Euro brushes off Ireland downgrade, ignores inflation rise
By William L. Watts and Lisa Twaronite, MarketWatch
LONDON (MarketWatch) — The dollar gained a little ground on most major rivals other than the Japanese yen Friday, as investors await U.S. data on consumer inflation for March.
Economists surveyed by MarketWatch expect the consumer price index to show a 0.5% March rise, matching February’s increase. Core CPI, which excludes food and energy, is forecast to rise 0.1% after a 0.2% increase in February.
The dollar index (DXY 74.82, +0.13, +0.18%) rose to 74.791 from 74.683 late Thursday, when it dipped as low as 74.617 — the lowest since December 2009.
Analysts at Commerzbank in Frankfurt said rising consumer prices are likely to keep the dollar under pressure until the Federal Reserve indicates its ready to begin tightening its ultra-loose monetary policy on U.S. interest rates.
“Usually the internal loss in value of a currency also entails an external loss in value (i.e. depreciation) if the central bank does not overcompensate for inflation with rate hikes,” they said, in a research note. “That means, contrary to the situation in other countries, a high inflation rate would not be good but bad for the greenback if we had to assume that the Fed will continue to ignore the problem.”
The euro (EURUSD 1.4446, -0.0039, -0.2692%) fell to $1.4467, down from $1.4493 in late North American trading on Thursday. See real-time currency quotes and tools.
The single currency saw only temporary pressure following a decision by ratings agency Moody’s Investors Service to cut Ireland’s credit rating two notches to Baa3 from Baa1, with a negative outlook, leaving the rating one notch above junk status.
The ratings agency cited an “expected decline in the Irish government’s financial strength combined with the country’s weaker economic growth prospects,” as well as “uncertainty created by the solvency test required by the European Stabilization Mechanism for the provision of future liquidity support.”
The euro gained little support from an upward revision to March annual consumer inflation in the euro zone, to 2.7% from an initial estimate of 2.6%. Inflation ran at a 2.4% annual pace in February.
The European Central Bank earlier this month delivered its first interest-rate hike in nearly three years in an effort to choke off inflation pressures.
Strategists also said they will be closely watching Sunday’s national election in Finland. Prospects for strong gains by the euro-skeptic True Finns party could make it difficult to gain approval of a planned bailout for Portugal as well as increased funding for the euro-zone’s bailout mechanisms. Read more on how Finland election could translate into jitters for the euro.
Against this backdrop, “long euro positions or spread-compression plays in the euro zone held over the weekend do not seem to make sense,” said Steven Barrow, currency and fixed-income strategist at Standard Bank.
The British pound (GBPUSD 1.6348, +0.0001, +0.0061%) traded at $1.6350, little changed from $1.6354 in late trading Thursday, while the Australian dollar (AUDUSD 1.0521, -0.0021, -0.1992%) fetched $1.0530, down from $1.0549.
Against the yen, the dollar (USDYEN 83.3000, -0.2300, -0.2754%) slipped to ¥83.21 from ¥83.41 late Thursday.
In Washington for meetings of finance ministers and central bankers from Group of Seven and Group of 20 industrial and developing nations, Finance Minister Yoshihiko Noda, said he would turn to other G-7 countries for help in coordinating another intervention for the Japanese currency it it became “excessively volatile.” Read more on Group of Seven meeting.
Noda told The Wall Street Journal in an interview Friday that he would take “decisive steps” to stabilize the yen if it becomes “excessively volatile,” even though the currency market had “calmed down” since last month’s concerted G-7 intervention.

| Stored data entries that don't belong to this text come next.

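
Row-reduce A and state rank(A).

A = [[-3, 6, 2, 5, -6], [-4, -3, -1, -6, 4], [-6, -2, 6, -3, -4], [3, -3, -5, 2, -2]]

Row reduction:
R2 <- R2 - (4/3)*R1:  [     0    -11  -11/3  -38/3     12 ]
R3 <- R3 - (2)*R1:  [   0  -14    2  -13    8 ]
R4 <- R4 - (-1)*R1:  [  0   3  -3   7  -8 ]
R3 <- R3 - (14/11)*R2:  [      0       0    20/3  103/33  -80/11 ]
R4 <- R4 - (-3/11)*R2:  [      0       0      -4   39/11  -52/11 ]
R4 <- R4 - (-3/5)*R3:  [       0        0        0   298/55  -100/11 ]
Row echelon form:
[ -3    6      2       5       -6 ]
[  0  -11  -11/3   -38/3       12 ]
[  0    0   20/3  103/33   -80/11 ]
[  0    0      0  298/55  -100/11 ]
Nonzero rows / pivot columns: 4

rank(A) = 4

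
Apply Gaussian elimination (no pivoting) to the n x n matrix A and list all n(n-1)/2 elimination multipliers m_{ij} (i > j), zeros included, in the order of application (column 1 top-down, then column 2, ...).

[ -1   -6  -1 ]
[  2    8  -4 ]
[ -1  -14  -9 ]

Forward elimination:
R2 <- R2 - (-2)*R1:  [  0  -4  -6 ]
R3 <- R3 - (1)*R1:  [  0  -8  -8 ]
R3 <- R3 - (2)*R2:  [ 0  0  4 ]
Multipliers (in order of application): m_{21} = -2, m_{31} = 1, m_{32} = 2

multipliers: -2, 1, 2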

A spate of Chinese economic data was the highlight of the Asian session, but it had little impact on currencies as the figures were in line with those leaked in the previous session ahead of the release.

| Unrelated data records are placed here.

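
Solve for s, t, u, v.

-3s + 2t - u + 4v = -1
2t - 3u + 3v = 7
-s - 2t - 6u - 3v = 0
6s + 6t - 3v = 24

(2, 2, -1, 0)

Forward elimination on [A|b]:
R3 <- R3 - (1/3)*R1:  [     0   -8/3  -17/3  -13/3    1/3 ]
R4 <- R4 - (-2)*R1:  [  0  10  -2   5  22 ]
R3 <- R3 - (-4/3)*R2:  [     0      0  -29/3   -1/3   29/3 ]
R4 <- R4 - (5)*R2:  [   0    0   13  -10  -13 ]
R4 <- R4 - (-39/29)*R3:  [       0        0        0  -303/29        0 ]
Row echelon form:
[ -3  2     -1        4  |    -1 ]
[  0  2     -3        3  |     7 ]
[  0  0  -29/3     -1/3  |  29/3 ]
[  0  0      0  -303/29  |     0 ]
Back-substitution:
v = (0) / (-303/29) = 0
u = (29/3 - (-1/3)*(0)) / (-29/3) = -1
t = (7 - (-3)*(-1) - (3)*(0)) / 2 = 2
s = (-1 - (2)*(2) - (-1)*(-1) - (4)*(0)) / -3 = 2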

China’s consumer inflation accelerated in March to its fastest rate in almost three years, slightly ahead of expectations, suggesting China could further tighten policy. Read more on China data.
“Not surprisingly, there were no major moves in Asian forex markets on the back of official release; on the other hand, there was some buying after the bullish rumor numbers were circulated yesterday,” said Roland Randall, senior strategist for fixed income and foreign exchange at TD Securities.